Staples' new Windows 8 campaign seems to assume that the new OS is too complicated for the average customer to understand.
Now that Windows 8 has been in the hands of consumers for the past several weeks, talk of the new Modern UI casting a dark shadow over the Windows platform has somewhat subsided. Many have discovered that the new Windows installment just isn't the monster many critics tried to describe. If anything, Microsoft seemingly shipped Windows 7 SE with an embedded launcher, the latter of which is more suited for the tablet market.
Still, the new Modern UI isn't all that difficult to figure out: it's very smartphone-ish, allowing users to access their email, check in with Facebook friends, and install free and premium apps through the built-in store. It's super convenient, and these live tiles -- replacing your standard shortcut -- even present quick information on the screen so that users know when mail has arrived, what apps need to be updated, and so on.
What really wasn't conveyed in Microsoft's push to sell Windows 8 was that the desktop is still the underlying foundation. Users aren't "forced" to deal with the touchy-feely Modern UI, yet they are forced into dealing without the Start menu. But as we've seen since the release of Windows 95, the desktop will likely pushed to the side in favor of the Modern UI just as DOS has with each new release of the Windows platform. DOS is still there (Command Prompt), and Microsoft will undoubtedly do the same with the desktop, tucking it away and out of sight.

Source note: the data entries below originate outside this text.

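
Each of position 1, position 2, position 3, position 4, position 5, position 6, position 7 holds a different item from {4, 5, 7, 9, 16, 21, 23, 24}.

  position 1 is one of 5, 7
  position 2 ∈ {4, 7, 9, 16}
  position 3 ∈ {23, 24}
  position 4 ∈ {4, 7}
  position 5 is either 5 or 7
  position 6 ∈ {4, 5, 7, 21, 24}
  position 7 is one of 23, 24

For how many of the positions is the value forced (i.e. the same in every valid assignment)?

position 1 and position 5 between them cover only {5, 7} — a naked pair. Remove those values from position 2, position 4, position 6.
position 4 has just one choice, so position 4 = 4. Remove 4 from position 2, position 6.
position 3 and position 7 between them cover only {23, 24} — a naked pair. Remove those values from position 6.
That leaves position 6 = 21.
Determined: position 4=4, position 6=21. The other positions each still have more than one consistent value. That makes 2.

2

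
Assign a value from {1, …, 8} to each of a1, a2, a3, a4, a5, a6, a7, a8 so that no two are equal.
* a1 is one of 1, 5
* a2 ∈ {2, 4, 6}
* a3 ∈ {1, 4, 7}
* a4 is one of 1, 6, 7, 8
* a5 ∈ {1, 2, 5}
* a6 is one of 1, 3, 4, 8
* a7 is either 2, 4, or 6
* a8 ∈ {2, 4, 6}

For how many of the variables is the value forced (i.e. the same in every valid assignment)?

Among the 8 variables, 3 fits only a6 (and all 8 values in {1, 2, 3, 4, 5, 6, 7, 8} must be used), so a6 = 3.
The 7 still-open variables draw from only 7 values {1, 2, 4, 5, 6, 7, 8}, so each is used; only a4 can be 8, hence a4 = 8.
Among the 6 still-open variables, 7 fits only a3 (and all 6 values in {1, 2, 4, 5, 6, 7} must be used), so a3 = 7.
The 3 variables a2, a7, a8 are confined to {2, 4, 6}, which locks those values in; drop them from a5.
Determined: a3=7, a4=8, a6=3. The other variables each still have more than one consistent value. That makes 3.

3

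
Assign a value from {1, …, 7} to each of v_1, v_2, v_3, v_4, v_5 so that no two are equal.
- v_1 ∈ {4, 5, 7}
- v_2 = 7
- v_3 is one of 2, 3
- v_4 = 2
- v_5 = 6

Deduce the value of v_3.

v_2 has just one choice, so v_2 = 7. So v_1 can't be 7.
v_4 has just one choice, so v_4 = 2. Remove 2 from v_3.
So v_3 = 3.

3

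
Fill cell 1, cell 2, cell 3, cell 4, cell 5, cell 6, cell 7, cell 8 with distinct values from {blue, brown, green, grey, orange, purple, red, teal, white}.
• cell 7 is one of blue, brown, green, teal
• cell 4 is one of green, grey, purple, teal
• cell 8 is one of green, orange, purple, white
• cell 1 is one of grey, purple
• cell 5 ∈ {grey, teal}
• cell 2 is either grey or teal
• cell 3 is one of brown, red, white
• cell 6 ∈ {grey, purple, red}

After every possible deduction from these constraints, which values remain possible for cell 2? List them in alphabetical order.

cell 2 and cell 5 between them cover only {grey, teal} — a naked pair. Remove those values from cell 1, cell 4, cell 6, cell 7.
cell 1 must be purple (only option left). Eliminate purple elsewhere: cell 4, cell 6, cell 8.
cell 4 has just one choice, so cell 4 = green. Remove green from cell 7, cell 8.
cell 6 has just one choice, so cell 6 = red. Strike red from cell 3.
No further eliminations apply; cell 2 can still be any of grey, teal.

grey, teal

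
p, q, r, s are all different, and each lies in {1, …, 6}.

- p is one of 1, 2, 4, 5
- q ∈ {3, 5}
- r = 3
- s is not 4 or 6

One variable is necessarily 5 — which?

r's domain is down to {3}, so r = 3. Remove 3 from q, s.
So 5 goes to q.

q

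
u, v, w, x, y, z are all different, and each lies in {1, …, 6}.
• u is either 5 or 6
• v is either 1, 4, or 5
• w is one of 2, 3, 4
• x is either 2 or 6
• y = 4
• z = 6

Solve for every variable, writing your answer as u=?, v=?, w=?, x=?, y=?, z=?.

y's domain is down to {4}, so y = 4. Eliminate 4 elsewhere: v, w.
z's domain is down to {6}, so z = 6. Remove 6 from u, x.
That leaves u = 5. Eliminate 5 elsewhere: v.
That leaves v = 1.
That leaves x = 2. Strike 2 from w.
w must be 3 (only option left).

u=5, v=1, w=3, x=2, y=4, z=6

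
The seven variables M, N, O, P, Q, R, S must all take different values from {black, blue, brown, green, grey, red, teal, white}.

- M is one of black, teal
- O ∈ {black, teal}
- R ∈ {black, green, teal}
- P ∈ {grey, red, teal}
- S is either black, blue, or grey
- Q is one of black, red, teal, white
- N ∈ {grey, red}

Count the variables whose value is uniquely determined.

3

Among the 7 variables, blue fits only S (and all 7 values in {black, blue, green, grey, red, teal, white} must be used), so S = blue.
The 6 still-open variables together cover exactly {black, green, grey, red, teal, white} — 6 values for 6 variables — and green appears only in R's list, so R = green.
The 5 still-open variables draw from only 5 values {black, grey, red, teal, white}, so each is used; only Q can be white, hence Q = white.
M and O share exactly the 2 values {black, teal}; by pigeonhole those values go to them, so strike black, teal from P.
Determined: Q=white, R=green, S=blue. The other variables each still have more than one consistent value. That makes 3.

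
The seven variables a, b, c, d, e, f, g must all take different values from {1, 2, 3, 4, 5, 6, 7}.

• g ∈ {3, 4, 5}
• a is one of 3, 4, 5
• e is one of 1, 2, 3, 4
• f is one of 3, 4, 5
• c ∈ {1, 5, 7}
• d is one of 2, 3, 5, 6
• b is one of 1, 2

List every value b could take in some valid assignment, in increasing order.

1, 2

The 7 variables together cover exactly {1, 2, 3, 4, 5, 6, 7} — 7 values for 7 variables — and 6 appears only in d's list, so d = 6.
The 6 still-open variables together cover exactly {1, 2, 3, 4, 5, 7} — 6 values for 6 variables — and 7 appears only in c's list, so c = 7.
The 3 variables a, f, g are confined to {3, 4, 5}, which locks those values in; drop them from e.
No further eliminations apply; b can still be any of 1, 2.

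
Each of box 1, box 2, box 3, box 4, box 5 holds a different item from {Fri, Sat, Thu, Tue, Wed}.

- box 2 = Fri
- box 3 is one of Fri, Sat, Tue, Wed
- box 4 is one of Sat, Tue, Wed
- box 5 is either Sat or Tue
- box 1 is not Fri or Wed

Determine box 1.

Thu

box 2's domain is down to {Fri}, so box 2 = Fri. Remove Fri from box 3.
The 4 still-open variables together cover exactly {Sat, Thu, Tue, Wed} — 4 values for 4 variables — and Thu appears only in box 1's list, so box 1 = Thu.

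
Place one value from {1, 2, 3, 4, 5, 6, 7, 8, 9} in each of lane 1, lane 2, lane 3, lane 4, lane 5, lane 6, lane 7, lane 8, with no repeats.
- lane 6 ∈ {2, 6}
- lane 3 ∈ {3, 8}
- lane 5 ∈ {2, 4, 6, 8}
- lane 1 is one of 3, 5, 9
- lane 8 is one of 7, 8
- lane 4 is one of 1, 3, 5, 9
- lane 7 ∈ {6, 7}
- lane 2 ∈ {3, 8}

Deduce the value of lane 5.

4

lane 2 and lane 3 share exactly the 2 values {3, 8}; by pigeonhole those values go to them, so strike 3, 8 from lane 1, lane 4, lane 5, lane 8.
lane 8's domain is down to {7}, so lane 8 = 7. Eliminate 7 elsewhere: lane 7.
That leaves lane 7 = 6. Eliminate 6 elsewhere: lane 5, lane 6.
lane 6's domain is down to {2}, so lane 6 = 2. Remove 2 from lane 5.
So lane 5 = 4.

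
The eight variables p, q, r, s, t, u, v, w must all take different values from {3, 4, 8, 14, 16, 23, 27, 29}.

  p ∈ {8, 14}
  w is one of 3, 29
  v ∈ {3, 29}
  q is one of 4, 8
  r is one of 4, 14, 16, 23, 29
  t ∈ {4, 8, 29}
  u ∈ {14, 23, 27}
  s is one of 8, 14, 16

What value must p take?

14

Among the 8 variables, 27 fits only u (and all 8 values in {3, 4, 8, 14, 16, 23, 27, 29} must be used), so u = 27.
The 7 still-open variables draw from only 7 values {3, 4, 8, 14, 16, 23, 29}, so each is used; only r can be 23, hence r = 23.
Among the 6 still-open variables, 16 fits only s (and all 6 values in {3, 4, 8, 14, 16, 29} must be used), so s = 16.
The 5 still-open variables draw from only 5 values {3, 4, 8, 14, 29}, so each is used; only p can be 14, hence p = 14.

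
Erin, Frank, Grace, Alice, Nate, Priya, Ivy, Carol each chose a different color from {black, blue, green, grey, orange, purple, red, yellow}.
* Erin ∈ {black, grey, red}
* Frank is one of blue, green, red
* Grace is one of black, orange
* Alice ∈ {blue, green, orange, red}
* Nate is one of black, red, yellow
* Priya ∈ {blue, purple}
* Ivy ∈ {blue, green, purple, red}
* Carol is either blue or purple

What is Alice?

The 8 variables together cover exactly {black, blue, green, grey, orange, purple, red, yellow} — 8 values for 8 variables — and grey appears only in Erin's list, so Erin = grey.
The 7 still-open variables together cover exactly {black, blue, green, orange, purple, red, yellow} — 7 values for 7 variables — and yellow appears only in Nate's list, so Nate = yellow.
The 6 still-open variables together cover exactly {black, blue, green, orange, purple, red} — 6 values for 6 variables — and black appears only in Grace's list, so Grace = black.
The 5 still-open variables together cover exactly {blue, green, orange, purple, red} — 5 values for 5 variables — and orange appears only in Alice's list, so Alice = orange.

orange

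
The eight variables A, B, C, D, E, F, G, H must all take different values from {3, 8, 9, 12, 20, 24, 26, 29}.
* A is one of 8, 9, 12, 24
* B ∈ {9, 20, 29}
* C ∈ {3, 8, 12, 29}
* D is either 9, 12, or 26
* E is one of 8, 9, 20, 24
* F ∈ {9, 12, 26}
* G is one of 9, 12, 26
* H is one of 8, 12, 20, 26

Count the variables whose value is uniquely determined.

2

Among the 8 variables, 3 fits only C (and all 8 values in {3, 8, 9, 12, 20, 24, 26, 29} must be used), so C = 3.
Among the 7 still-open variables, 29 fits only B (and all 7 values in {8, 9, 12, 20, 24, 26, 29} must be used), so B = 29.
The 3 variables D, F, G are confined to {9, 12, 26}, which locks those values in; drop them from A, E, H.
Determined: B=29, C=3. The other variables each still have more than one consistent value. That makes 2.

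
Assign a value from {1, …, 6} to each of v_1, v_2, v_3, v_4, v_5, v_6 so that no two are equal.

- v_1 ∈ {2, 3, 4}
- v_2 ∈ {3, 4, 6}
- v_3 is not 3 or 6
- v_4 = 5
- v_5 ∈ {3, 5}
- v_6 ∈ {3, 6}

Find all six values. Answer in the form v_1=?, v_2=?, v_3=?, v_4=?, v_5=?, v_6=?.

v_4 must be 5 (only option left). So v_3, v_5 can't be 5.
That leaves v_5 = 3. Strike 3 from v_1, v_2, v_6.
That leaves v_6 = 6. Remove 6 from v_2.
v_2 has just one choice, so v_2 = 4. So v_1, v_3 can't be 4.
v_1 must be 2 (only option left). So v_3 can't be 2.
v_3 has just one choice, so v_3 = 1.

v_1=2, v_2=4, v_3=1, v_4=5, v_5=3, v_6=6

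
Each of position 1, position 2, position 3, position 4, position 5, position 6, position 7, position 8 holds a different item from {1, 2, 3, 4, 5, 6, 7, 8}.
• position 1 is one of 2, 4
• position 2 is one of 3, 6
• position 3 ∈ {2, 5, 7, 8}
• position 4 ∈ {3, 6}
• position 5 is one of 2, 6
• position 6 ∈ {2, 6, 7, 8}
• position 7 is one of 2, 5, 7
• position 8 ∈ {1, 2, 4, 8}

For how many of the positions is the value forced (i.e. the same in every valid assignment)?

3

The 8 variables draw from only 8 values {1, 2, 3, 4, 5, 6, 7, 8}, so each is used; only position 8 can be 1, hence position 8 = 1.
Among the 7 still-open variables, 4 fits only position 1 (and all 7 values in {2, 3, 4, 5, 6, 7, 8} must be used), so position 1 = 4.
position 2 and position 4 between them cover only {3, 6} — a naked pair. Remove those values from position 5, position 6.
position 5 has just one choice, so position 5 = 2. So position 3, position 6, position 7 can't be 2.
Determined: position 1=4, position 5=2, position 8=1. The other positions each still have more than one consistent value. That makes 3.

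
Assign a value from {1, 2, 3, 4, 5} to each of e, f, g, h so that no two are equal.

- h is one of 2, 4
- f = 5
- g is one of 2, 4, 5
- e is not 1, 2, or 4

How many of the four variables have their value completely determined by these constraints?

2

f's domain is down to {5}, so f = 5. Strike 5 from e, g.
That leaves e = 3.
Determined: e=3, f=5. The other variables each still have more than one consistent value. That makes 2.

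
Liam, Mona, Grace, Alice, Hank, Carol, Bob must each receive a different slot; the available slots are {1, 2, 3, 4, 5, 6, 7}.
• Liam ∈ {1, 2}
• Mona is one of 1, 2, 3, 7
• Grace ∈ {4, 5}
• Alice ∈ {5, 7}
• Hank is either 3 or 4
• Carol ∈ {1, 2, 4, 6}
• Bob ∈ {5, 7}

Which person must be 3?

The 7 variables draw from only 7 values {1, 2, 3, 4, 5, 6, 7}, so each is used; only Carol can be 6, hence Carol = 6.
Alice and Bob share exactly the 2 values {5, 7}; by pigeonhole those values go to them, so strike 5, 7 from Mona, Grace.
Grace's domain is down to {4}, so Grace = 4. Strike 4 from Hank.
So 3 goes to Hank.

Hank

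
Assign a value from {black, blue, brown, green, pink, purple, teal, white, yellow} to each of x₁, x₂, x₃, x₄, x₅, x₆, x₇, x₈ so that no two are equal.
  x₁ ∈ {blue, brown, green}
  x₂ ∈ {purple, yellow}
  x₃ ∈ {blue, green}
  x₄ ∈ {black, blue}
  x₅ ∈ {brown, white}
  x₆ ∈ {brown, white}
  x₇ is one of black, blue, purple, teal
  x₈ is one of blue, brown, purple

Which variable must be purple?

Among the 8 variables, teal fits only x₇ (and all 8 values in {black, blue, brown, green, purple, teal, white, yellow} must be used), so x₇ = teal.
Among the 7 still-open variables, black fits only x₄ (and all 7 values in {black, blue, brown, green, purple, white, yellow} must be used), so x₄ = black.
The 6 still-open variables together cover exactly {blue, brown, green, purple, white, yellow} — 6 values for 6 variables — and yellow appears only in x₂'s list, so x₂ = yellow.
The 5 still-open variables draw from only 5 values {blue, brown, green, purple, white}, so each is used; only x₈ can be purple, hence x₈ = purple.

x₈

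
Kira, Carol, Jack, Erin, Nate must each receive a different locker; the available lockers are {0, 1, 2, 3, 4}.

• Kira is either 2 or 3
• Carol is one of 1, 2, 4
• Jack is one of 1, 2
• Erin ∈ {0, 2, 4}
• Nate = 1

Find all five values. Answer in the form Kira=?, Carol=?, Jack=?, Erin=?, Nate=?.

Nate has just one choice, so Nate = 1. Eliminate 1 elsewhere: Carol, Jack.
Jack must be 2 (only option left). So Kira, Carol, Erin can't be 2.
Kira has just one choice, so Kira = 3.
Carol has just one choice, so Carol = 4. Eliminate 4 elsewhere: Erin.
Erin's domain is down to {0}, so Erin = 0.

Kira=3, Carol=4, Jack=2, Erin=0, Nate=1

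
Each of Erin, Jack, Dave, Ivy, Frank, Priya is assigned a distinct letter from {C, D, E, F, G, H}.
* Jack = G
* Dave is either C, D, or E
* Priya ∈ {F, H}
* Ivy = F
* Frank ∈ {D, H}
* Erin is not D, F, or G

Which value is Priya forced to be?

Jack must be G (only option left).
Ivy's domain is down to {F}, so Ivy = F. Eliminate F elsewhere: Priya.
So Priya = H.

H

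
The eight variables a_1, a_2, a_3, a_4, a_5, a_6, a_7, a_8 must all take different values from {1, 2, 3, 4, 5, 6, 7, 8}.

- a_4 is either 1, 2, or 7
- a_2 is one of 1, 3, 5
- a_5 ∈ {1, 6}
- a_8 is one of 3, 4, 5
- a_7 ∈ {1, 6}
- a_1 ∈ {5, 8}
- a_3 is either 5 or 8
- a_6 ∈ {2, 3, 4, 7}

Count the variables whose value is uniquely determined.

2

a_1 and a_3 share exactly the 2 values {5, 8}; by pigeonhole those values go to them, so strike 5, 8 from a_2, a_8.
The 2 variables a_5 and a_7 are confined to {1, 6}, which locks those values in; drop them from a_2, a_4.
a_2 has just one choice, so a_2 = 3. Eliminate 3 elsewhere: a_6, a_8.
a_8 must be 4 (only option left). Remove 4 from a_6.
Determined: a_2=3, a_8=4. The other variables each still have more than one consistent value. That makes 2.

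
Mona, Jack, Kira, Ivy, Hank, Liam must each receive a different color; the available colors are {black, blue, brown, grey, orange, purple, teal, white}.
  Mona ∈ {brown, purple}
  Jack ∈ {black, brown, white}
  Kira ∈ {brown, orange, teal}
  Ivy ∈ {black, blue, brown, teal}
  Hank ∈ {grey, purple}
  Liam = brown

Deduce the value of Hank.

grey

Liam must be brown (only option left). Eliminate brown elsewhere: Mona, Jack, Kira, Ivy.
Mona has just one choice, so Mona = purple. Remove purple from Hank.
So Hank = grey.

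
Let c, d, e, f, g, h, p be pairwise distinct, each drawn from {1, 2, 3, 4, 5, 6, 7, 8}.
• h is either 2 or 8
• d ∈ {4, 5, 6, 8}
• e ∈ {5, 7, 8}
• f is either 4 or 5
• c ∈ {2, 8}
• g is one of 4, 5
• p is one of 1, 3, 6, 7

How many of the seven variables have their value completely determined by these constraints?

The 2 variables c and h are confined to {2, 8}, which locks those values in; drop them from d, e.
The 2 variables f and g are confined to {4, 5}, which locks those values in; drop them from d, e.
d must be 6 (only option left). Remove 6 from p.
e must be 7 (only option left). Eliminate 7 elsewhere: p.
Determined: d=6, e=7. The other variables each still have more than one consistent value. That makes 2.

2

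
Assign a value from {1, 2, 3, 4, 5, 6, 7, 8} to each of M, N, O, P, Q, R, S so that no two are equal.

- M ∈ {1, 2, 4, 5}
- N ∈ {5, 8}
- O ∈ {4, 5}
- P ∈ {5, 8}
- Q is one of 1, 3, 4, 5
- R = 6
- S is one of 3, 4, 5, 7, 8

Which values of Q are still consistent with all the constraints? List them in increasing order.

1, 3

R must be 6 (only option left).
The 2 variables N and P are confined to {5, 8}, which locks those values in; drop them from M, O, Q, S.
O must be 4 (only option left). Strike 4 from M, Q, S.
No further eliminations apply; Q can still be any of 1, 3.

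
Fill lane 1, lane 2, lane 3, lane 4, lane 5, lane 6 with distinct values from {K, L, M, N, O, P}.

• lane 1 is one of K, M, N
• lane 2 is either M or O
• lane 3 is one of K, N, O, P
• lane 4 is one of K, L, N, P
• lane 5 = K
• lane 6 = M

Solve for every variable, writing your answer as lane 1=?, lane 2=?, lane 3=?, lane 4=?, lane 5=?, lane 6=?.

lane 5 has just one choice, so lane 5 = K. So lane 1, lane 3, lane 4 can't be K.
lane 6 has just one choice, so lane 6 = M. Eliminate M elsewhere: lane 1, lane 2.
lane 1's domain is down to {N}, so lane 1 = N. Remove N from lane 3, lane 4.
lane 2's domain is down to {O}, so lane 2 = O. Strike O from lane 3.
lane 3 has just one choice, so lane 3 = P. So lane 4 can't be P.
lane 4's domain is down to {L}, so lane 4 = L.

lane 1=N, lane 2=O, lane 3=P, lane 4=L, lane 5=K, lane 6=M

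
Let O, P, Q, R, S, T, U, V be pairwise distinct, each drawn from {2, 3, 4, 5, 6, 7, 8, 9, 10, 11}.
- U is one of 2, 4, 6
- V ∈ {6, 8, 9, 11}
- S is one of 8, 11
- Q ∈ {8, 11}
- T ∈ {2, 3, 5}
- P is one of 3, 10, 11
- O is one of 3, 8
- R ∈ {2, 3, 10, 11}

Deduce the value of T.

The 2 variables Q and S are confined to {8, 11}, which locks those values in; drop them from O, P, R, V.
O's domain is down to {3}, so O = 3. Eliminate 3 elsewhere: P, R, T.
That leaves P = 10. Remove 10 from R.
R has just one choice, so R = 2. Strike 2 from T, U.
So T = 5.

5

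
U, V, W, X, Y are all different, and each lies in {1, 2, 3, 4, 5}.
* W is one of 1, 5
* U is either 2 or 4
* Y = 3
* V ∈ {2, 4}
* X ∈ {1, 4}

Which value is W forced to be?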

That said, Staples' latest Windows 8 campaign is assuming that customers will be overwhelmed by the new blocky interface. For consumers who are less tech-savvy – such as grandma looking for a new PC – the retailer may be right on the money. Customers new to the Windows platform may not even notice that there's a big change to the OS, but for those who are still using Windows XP on a machine built back in the Stone Ages, Windows 8 may be a little overwhelming.
What's disturbing here, and Business Insider agrees, is that one big brand, Staples, is deeming another brand it's currently selling, Windows 8, too complicated for customers to understand on their own. Even more, the commercials represent the computer buyer as a balding, nerdy dad who is rejected by his teen son after asking for help with his new Windows 8 laptop. A sulking dad thus returns to Staples to get his free Windows 8 Training. Thing is, this dad has probably used Windows since v3.11 released in the early 90s, and may already know what's going on.
But, in Staples' defense, it's not the only retailer offering consumer "training," indicating that the general consensus is that the average consumer may need a little help with this new interface. Even the commercial itself doesn't specifically say Windows 8 is too complicated, but Business Insider reports that the campaign was created by the McCann ad agency, so there may be more to the "Microsoft Will Hate Staples' New Ads" than what's presented in the commercial.
Finally, here's the description provided by Staples, explaining the 16-second spot: "Teenagers get technology, but they're still working on people skills. The trained experts at Staples will take you step-by-step through your new Windows 8 tablet or laptop with Free Training. Let Staples help you make the most of Windows 8."
Should consumers be offended by this new campaign?